Markers of Immune Activation and Inflammation in Individuals With Postacute Sequelae of Severe Acute Respiratory Syndrome Coronavirus 2 Infection

The Journal of Infectious Diseases | September 27, 2021

Peluso MJ, Lu S, Tang AF, Durstenfeld MS, Ho HE, Goldberg SA, Forman CA, Munter SE, Hoh R, Tai V, Chenna A, Yee BC, Winslow JW, Petropoulos CJ, Greenhouse B, Hunt PW, Hsue PY, Martin JN, Daniel Kelly J, Glidden DV, Deeks SG and Henrich TJ

J Infect Dis. 2021



The biological processes associated with postacute sequelae of severe acute respiratory syndrome coronavirus 2 (SARS-CoV-2) infection (PASC) are unknown.


We measured soluble markers of inflammation in a SARS-CoV-2 recovery cohort at early (<90 days) and late (>90 days) timepoints. We defined PASC as the presence of 1 or more coronavirus disease 2019 (COVID-19)–attributed symptoms beyond 90 days. We compared fold-changes in marker values between those with and without PASC using mixed-effects models with terms for PASC and early and late recovery time periods.

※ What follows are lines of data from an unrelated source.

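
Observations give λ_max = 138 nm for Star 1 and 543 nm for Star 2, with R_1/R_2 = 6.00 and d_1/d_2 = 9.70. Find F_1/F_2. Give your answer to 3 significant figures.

Wien's law: T_1/T_2 = λ_2/λ_1 = 543/138 = 3.935.
L_1/L_2 = (R_1/R_2)²(T_1/T_2)⁴ = (6.00)²(3.935)⁴ = 8629.
F_1/F_2 = (L_1/L_2)/(d_1/d_2)² = 8629/(9.70)² = 91.72.

91.7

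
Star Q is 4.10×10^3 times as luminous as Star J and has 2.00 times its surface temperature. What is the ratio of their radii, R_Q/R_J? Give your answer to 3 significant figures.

16.0

L ∝ R²T⁴ gives R ∝ √L / T², so
R_Q/R_J = √(4.10×10^3) / (2.00)² = 64.03 / 4.000 = 16.01.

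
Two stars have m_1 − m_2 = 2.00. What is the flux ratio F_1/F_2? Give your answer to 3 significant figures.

F_1/F_2 = 10^(−(m_1 − m_2)/2.5) = 10^(-2.00/2.5) = 10^-0.800 = 0.1585.

0.158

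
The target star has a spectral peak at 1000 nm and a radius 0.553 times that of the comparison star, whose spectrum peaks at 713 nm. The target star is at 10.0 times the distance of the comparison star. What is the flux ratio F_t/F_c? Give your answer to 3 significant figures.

Wien's law: T_t/T_c = λ_c/λ_t = 713/1000 = 0.7130.
L_t/L_c = (R_t/R_c)²(T_t/T_c)⁴ = (0.553)²(0.7130)⁴ = 0.07903.
F_t/F_c = (L_t/L_c)/(d_t/d_c)² = 0.07903/(10.0)² = 7.903×10^-4.

7.90×10^-4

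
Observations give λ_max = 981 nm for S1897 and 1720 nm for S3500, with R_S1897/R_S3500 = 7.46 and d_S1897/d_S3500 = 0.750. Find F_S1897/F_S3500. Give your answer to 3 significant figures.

935

Wien's law: T_S1897/T_S3500 = λ_S3500/λ_S1897 = 1720/981 = 1.753.
L_S1897/L_S3500 = (R_S1897/R_S3500)²(T_S1897/T_S3500)⁴ = (7.46)²(1.753)⁴ = 525.9.
F_S1897/F_S3500 = (L_S1897/L_S3500)/(d_S1897/d_S3500)² = 525.9/(0.750)² = 935.0.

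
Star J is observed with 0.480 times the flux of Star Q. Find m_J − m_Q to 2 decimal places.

0.80

m_J − m_Q = −2.5 log₁₀(F_J/F_Q) = −2.5 log₁₀(0.480) = −2.5 × (-0.319) = 0.797.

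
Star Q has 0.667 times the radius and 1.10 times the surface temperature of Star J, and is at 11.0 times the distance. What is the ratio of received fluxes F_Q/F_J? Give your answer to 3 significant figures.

L_Q/L_J = (R_Q/R_J)²(T_Q/T_J)⁴ = (0.667)² × (1.10)⁴ = 0.6514.
F_Q/F_J = (L_Q/L_J)/(d_Q/d_J)² = 0.6514 / (11.0)² = 0.005383.

0.00538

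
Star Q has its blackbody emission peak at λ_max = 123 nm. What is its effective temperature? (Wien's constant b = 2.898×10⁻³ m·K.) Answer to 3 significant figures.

T = b/λ_max = 2.898×10⁻³ / (123×10⁻⁹) = 2.356×10^4 K.

2.36×10^4 K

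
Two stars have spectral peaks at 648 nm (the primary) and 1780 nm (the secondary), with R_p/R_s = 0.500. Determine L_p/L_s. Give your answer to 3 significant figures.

14.2

Wien's law gives T ∝ 1/λ_max, so T_p/T_s = λ_s/λ_p = 1780/648 = 2.747.
Then L ∝ R²T⁴ gives L_p/L_s = (0.500)² × (2.747)⁴ = 0.2500 × 56.94 = 14.23.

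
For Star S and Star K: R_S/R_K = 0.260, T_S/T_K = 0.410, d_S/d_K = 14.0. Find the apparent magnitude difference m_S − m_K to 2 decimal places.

L_S/L_K = (0.260)²(0.410)⁴ = 0.001910.
F_S/F_K = (L_S/L_K)/(d_S/d_K)² = 0.001910/196.0 = 9.746×10^-6.
m_S − m_K = −2.5 log₁₀(9.746×10^-6) = 12.53.

12.53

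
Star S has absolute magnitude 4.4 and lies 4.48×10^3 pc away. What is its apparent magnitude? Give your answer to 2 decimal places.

m = M + 5 log₁₀(d/10 pc) = 4.4 + 5 log₁₀(4.48×10^3/10)
  = 4.4 + 5 × 2.651 = 4.4 + 13.26 = 17.66.

17.66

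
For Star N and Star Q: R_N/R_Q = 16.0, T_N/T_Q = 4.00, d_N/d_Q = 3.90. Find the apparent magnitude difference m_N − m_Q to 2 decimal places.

-9.09

L_N/L_Q = (16.0)²(4.00)⁴ = 6.554×10^4.
F_N/F_Q = (L_N/L_Q)/(d_N/d_Q)² = 6.554×10^4/15.21 = 4309.
m_N − m_Q = −2.5 log₁₀(4309) = -9.09.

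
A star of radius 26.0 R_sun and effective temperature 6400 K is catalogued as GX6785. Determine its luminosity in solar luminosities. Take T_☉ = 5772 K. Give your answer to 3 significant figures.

L/L_☉ = (R/R_☉)² (T/T_☉)⁴ = (26.0)² × (6400/5772)⁴
       = 676.0 × (1.109)⁴ = 676.0 × 1.512 = 1022.

1.02×10^3 solar luminosities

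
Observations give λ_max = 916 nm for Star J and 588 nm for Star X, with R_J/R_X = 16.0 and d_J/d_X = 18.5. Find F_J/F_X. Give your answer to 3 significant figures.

Wien's law: T_J/T_X = λ_X/λ_J = 588/916 = 0.6419.
L_J/L_X = (R_J/R_X)²(T_J/T_X)⁴ = (16.0)²(0.6419)⁴ = 43.47.
F_J/F_X = (L_J/L_X)/(d_J/d_X)² = 43.47/(18.5)² = 0.1270.

0.127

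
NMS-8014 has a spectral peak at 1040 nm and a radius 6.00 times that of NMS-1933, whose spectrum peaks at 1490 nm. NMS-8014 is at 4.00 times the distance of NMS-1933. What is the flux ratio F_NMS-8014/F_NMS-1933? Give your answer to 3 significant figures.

9.48

Wien's law: T_NMS-8014/T_NMS-1933 = λ_NMS-1933/λ_NMS-8014 = 1490/1040 = 1.433.
L_NMS-8014/L_NMS-1933 = (R_NMS-8014/R_NMS-1933)²(T_NMS-8014/T_NMS-1933)⁴ = (6.00)²(1.433)⁴ = 151.7.
F_NMS-8014/F_NMS-1933 = (L_NMS-8014/L_NMS-1933)/(d_NMS-8014/d_NMS-1933)² = 151.7/(4.00)² = 9.480.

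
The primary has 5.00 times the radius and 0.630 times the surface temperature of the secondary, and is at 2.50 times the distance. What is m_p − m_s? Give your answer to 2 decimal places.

0.50

L_p/L_s = (5.00)²(0.630)⁴ = 3.938.
F_p/F_s = (L_p/L_s)/(d_p/d_s)² = 3.938/6.250 = 0.6301.
m_p − m_s = −2.5 log₁₀(0.6301) = 0.50.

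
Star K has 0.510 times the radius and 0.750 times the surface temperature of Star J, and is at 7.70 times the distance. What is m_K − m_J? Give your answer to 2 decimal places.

7.14

L_K/L_J = (0.510)²(0.750)⁴ = 0.08230.
F_K/F_J = (L_K/L_J)/(d_K/d_J)² = 0.08230/59.29 = 0.001388.
m_K − m_J = −2.5 log₁₀(0.001388) = 7.14.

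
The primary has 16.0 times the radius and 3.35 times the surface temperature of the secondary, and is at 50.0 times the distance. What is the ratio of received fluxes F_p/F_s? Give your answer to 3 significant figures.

12.9

L_p/L_s = (R_p/R_s)²(T_p/T_s)⁴ = (16.0)² × (3.35)⁴ = 3.224×10^4.
F_p/F_s = (L_p/L_s)/(d_p/d_s)² = 3.224×10^4 / (50.0)² = 12.90.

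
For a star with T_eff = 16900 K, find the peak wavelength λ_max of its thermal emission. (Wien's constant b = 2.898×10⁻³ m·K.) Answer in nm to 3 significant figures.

171 nm

λ_max = b/T = 2.898×10⁻³ / 16900 = 1.71×10^-7 m = 171.5 nm.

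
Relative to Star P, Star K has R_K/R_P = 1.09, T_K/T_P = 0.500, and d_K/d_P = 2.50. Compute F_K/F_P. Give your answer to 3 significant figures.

L_K/L_P = (R_K/R_P)²(T_K/T_P)⁴ = (1.09)² × (0.500)⁴ = 0.07426.
F_K/F_P = (L_K/L_P)/(d_K/d_P)² = 0.07426 / (2.50)² = 0.01188.

0.0119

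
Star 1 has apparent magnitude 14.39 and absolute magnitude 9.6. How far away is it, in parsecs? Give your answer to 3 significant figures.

m − M = 5 log₁₀(d/10 pc)
14.39 − (9.6) = 4.79 = 5 log₁₀(d/10)
d = 10 × 10^(4.79/5) = 10 × 10^0.958 = 90.78 pc.

90.8 pc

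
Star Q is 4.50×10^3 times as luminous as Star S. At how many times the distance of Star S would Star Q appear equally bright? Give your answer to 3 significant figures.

67.1

Equal flux requires L_Q/d_Q² = L_S/d_S², so d_Q/d_S = √(L_Q/L_S)
= √(4.50×10^3) = 67.08.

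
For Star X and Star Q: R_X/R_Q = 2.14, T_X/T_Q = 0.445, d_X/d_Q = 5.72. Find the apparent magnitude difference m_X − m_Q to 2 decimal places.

L_X/L_Q = (2.14)²(0.445)⁴ = 0.1796.
F_X/F_Q = (L_X/L_Q)/(d_X/d_Q)² = 0.1796/32.72 = 0.005489.
m_X − m_Q = −2.5 log₁₀(0.005489) = 5.65.

5.65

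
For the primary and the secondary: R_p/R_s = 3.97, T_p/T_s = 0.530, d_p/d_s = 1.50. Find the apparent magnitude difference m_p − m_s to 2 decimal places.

0.64

L_p/L_s = (3.97)²(0.530)⁴ = 1.244.
F_p/F_s = (L_p/L_s)/(d_p/d_s)² = 1.244/2.250 = 0.5527.
m_p − m_s = −2.5 log₁₀(0.5527) = 0.64.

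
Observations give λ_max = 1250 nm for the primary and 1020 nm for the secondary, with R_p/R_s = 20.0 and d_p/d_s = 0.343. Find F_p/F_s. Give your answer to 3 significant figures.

1.51×10^3

Wien's law: T_p/T_s = λ_s/λ_p = 1020/1250 = 0.8160.
L_p/L_s = (R_p/R_s)²(T_p/T_s)⁴ = (20.0)²(0.8160)⁴ = 177.3.
F_p/F_s = (L_p/L_s)/(d_p/d_s)² = 177.3/(0.343)² = 1507.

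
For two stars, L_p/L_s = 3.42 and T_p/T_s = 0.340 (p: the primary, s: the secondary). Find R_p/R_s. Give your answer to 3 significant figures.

16.0

L ∝ R²T⁴ gives R ∝ √L / T², so
R_p/R_s = √(3.42) / (0.340)² = 1.849 / 0.1156 = 16.00.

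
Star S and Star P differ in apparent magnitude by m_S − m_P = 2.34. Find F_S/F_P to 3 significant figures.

F_S/F_P = 10^(−(m_S − m_P)/2.5) = 10^(-2.34/2.5) = 10^-0.936 = 0.1159.

0.116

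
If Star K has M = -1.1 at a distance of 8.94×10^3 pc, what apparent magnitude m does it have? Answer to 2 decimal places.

m = M + 5 log₁₀(d/10 pc) = -1.1 + 5 log₁₀(8.94×10^3/10)
  = -1.1 + 5 × 2.951 = -1.1 + 14.76 = 13.66.

13.66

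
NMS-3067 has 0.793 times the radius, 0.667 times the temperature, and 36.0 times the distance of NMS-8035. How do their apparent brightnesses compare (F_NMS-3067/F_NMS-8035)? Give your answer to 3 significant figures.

L_NMS-3067/L_NMS-8035 = (R_NMS-3067/R_NMS-8035)²(T_NMS-3067/T_NMS-8035)⁴ = (0.793)² × (0.667)⁴ = 0.1245.
F_NMS-3067/F_NMS-8035 = (L_NMS-3067/L_NMS-8035)/(d_NMS-3067/d_NMS-8035)² = 0.1245 / (36.0)² = 9.604×10^-5.

9.60×10^-5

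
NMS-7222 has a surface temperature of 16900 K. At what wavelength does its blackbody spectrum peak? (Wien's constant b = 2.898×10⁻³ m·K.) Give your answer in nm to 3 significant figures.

171 nm

λ_max = b/T = 2.898×10⁻³ / 16900 = 1.71×10^-7 m = 171.5 nm.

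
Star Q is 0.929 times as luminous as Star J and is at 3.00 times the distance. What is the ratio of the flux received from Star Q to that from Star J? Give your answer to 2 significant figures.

F = L/(4πd²), so F_Q/F_J = (L_Q/L_J) / (d_Q/d_J)²
= 0.929 / (3.00)² = 0.929 / 9.000 = 0.1032.

0.10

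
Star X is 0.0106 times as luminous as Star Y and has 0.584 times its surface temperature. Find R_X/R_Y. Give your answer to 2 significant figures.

0.30

L ∝ R²T⁴ gives R ∝ √L / T², so
R_X/R_Y = √(0.0106) / (0.584)² = 0.1030 / 0.3411 = 0.3019.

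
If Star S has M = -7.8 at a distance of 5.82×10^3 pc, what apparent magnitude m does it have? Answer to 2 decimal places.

6.02

m = M + 5 log₁₀(d/10 pc) = -7.8 + 5 log₁₀(5.82×10^3/10)
  = -7.8 + 5 × 2.765 = -7.8 + 13.82 = 6.02.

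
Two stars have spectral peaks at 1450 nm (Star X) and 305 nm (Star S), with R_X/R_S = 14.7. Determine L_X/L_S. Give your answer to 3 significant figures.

Wien's law gives T ∝ 1/λ_max, so T_X/T_S = λ_S/λ_X = 305/1450 = 0.2103.
Then L ∝ R²T⁴ gives L_X/L_S = (14.7)² × (0.2103)⁴ = 216.1 × 0.001958 = 0.4230.

0.423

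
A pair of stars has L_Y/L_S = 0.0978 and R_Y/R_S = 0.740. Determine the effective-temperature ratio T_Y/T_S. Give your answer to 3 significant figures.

L ∝ R²T⁴ gives T ∝ (L/R²)^(1/4), so
T_Y/T_S = (0.0978 / 0.740²)^(1/4) = (0.1786)^(1/4) = 0.6501.

0.650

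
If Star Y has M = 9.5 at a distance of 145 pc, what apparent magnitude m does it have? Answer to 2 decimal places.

m = M + 5 log₁₀(d/10 pc) = 9.5 + 5 log₁₀(145/10)
  = 9.5 + 5 × 1.161 = 9.5 + 5.81 = 15.31.

15.31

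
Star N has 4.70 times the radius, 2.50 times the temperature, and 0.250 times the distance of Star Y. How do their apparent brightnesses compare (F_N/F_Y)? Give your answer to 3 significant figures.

L_N/L_Y = (R_N/R_Y)²(T_N/T_Y)⁴ = (4.70)² × (2.50)⁴ = 862.9.
F_N/F_Y = (L_N/L_Y)/(d_N/d_Y)² = 862.9 / (0.250)² = 1.381×10^4.

1.38×10^4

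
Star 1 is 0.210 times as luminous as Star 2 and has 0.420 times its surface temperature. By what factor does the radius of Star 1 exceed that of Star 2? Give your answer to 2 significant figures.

L ∝ R²T⁴ gives R ∝ √L / T², so
R_1/R_2 = √(0.210) / (0.420)² = 0.4583 / 0.1764 = 2.598.

2.6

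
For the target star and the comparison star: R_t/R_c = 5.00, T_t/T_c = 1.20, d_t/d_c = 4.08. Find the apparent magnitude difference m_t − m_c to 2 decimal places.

L_t/L_c = (5.00)²(1.20)⁴ = 51.84.
F_t/F_c = (L_t/L_c)/(d_t/d_c)² = 51.84/16.65 = 3.114.
m_t − m_c = −2.5 log₁₀(3.114) = -1.23.

-1.23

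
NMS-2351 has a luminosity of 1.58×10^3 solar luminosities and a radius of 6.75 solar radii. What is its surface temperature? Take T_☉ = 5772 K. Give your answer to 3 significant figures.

T/T_☉ = (L/L_☉)^(1/4) / (R/R_☉)^(1/2)
T = 5772 × (1.58×10^3)^(1/4) / √(6.75) = 5772 × 6.305 / 2.598 = 1.401×10^4 K.

1.40×10^4 K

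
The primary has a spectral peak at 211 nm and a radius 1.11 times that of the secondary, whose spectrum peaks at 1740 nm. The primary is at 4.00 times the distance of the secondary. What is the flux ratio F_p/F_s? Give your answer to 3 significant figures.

Wien's law: T_p/T_s = λ_s/λ_p = 1740/211 = 8.246.
L_p/L_s = (R_p/R_s)²(T_p/T_s)⁴ = (1.11)²(8.246)⁴ = 5698.
F_p/F_s = (L_p/L_s)/(d_p/d_s)² = 5698/(4.00)² = 356.1.

356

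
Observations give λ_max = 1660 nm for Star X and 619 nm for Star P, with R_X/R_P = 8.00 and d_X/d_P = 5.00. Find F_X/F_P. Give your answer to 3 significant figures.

0.0495

Wien's law: T_X/T_P = λ_P/λ_X = 619/1660 = 0.3729.
L_X/L_P = (R_X/R_P)²(T_X/T_P)⁴ = (8.00)²(0.3729)⁴ = 1.237.
F_X/F_P = (L_X/L_P)/(d_X/d_P)² = 1.237/(5.00)² = 0.04950.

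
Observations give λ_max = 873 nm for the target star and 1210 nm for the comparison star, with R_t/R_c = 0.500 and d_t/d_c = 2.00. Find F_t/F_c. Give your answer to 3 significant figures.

Wien's law: T_t/T_c = λ_c/λ_t = 1210/873 = 1.386.
L_t/L_c = (R_t/R_c)²(T_t/T_c)⁴ = (0.500)²(1.386)⁴ = 0.9226.
F_t/F_c = (L_t/L_c)/(d_t/d_c)² = 0.9226/(2.00)² = 0.2307.

0.231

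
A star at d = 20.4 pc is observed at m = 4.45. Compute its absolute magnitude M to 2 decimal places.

2.90

M = m − 5 log₁₀(d/10 pc) = 4.45 − 5 log₁₀(20.4/10)
  = 4.45 − 5 × 0.310 = 4.45 − 1.55 = 2.90.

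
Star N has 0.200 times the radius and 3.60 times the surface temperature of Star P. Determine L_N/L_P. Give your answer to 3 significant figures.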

During early recovery, those who went on to develop PASC generally had higher levels of cytokine biomarkers including tumor necrosis factor–α (1.14-fold higher mean ratio [95% confidence interval {CI}, 1.01–1.28]; P = .028) and interferon-γ–induced protein 10 (1.28-fold higher mean ratio [95% CI, 1.01–1.62]; P = .038). Among those with PASC, there was a trend toward higher interleukin 6 levels during early recovery (1.29-fold higher mean ratio [95% CI, .98–1.70]; P = .07), which became more pronounced in late recovery (1.44-fold higher mean ratio [95% CI, 1.11–1.86]; P < .001). These differences were more pronounced among those with a greater number of PASC symptoms.


Persistent immune activation may be associated with ongoing symptoms following COVID-19. Further characterization of these processes might identify therapeutic targets for those experiencing PASC.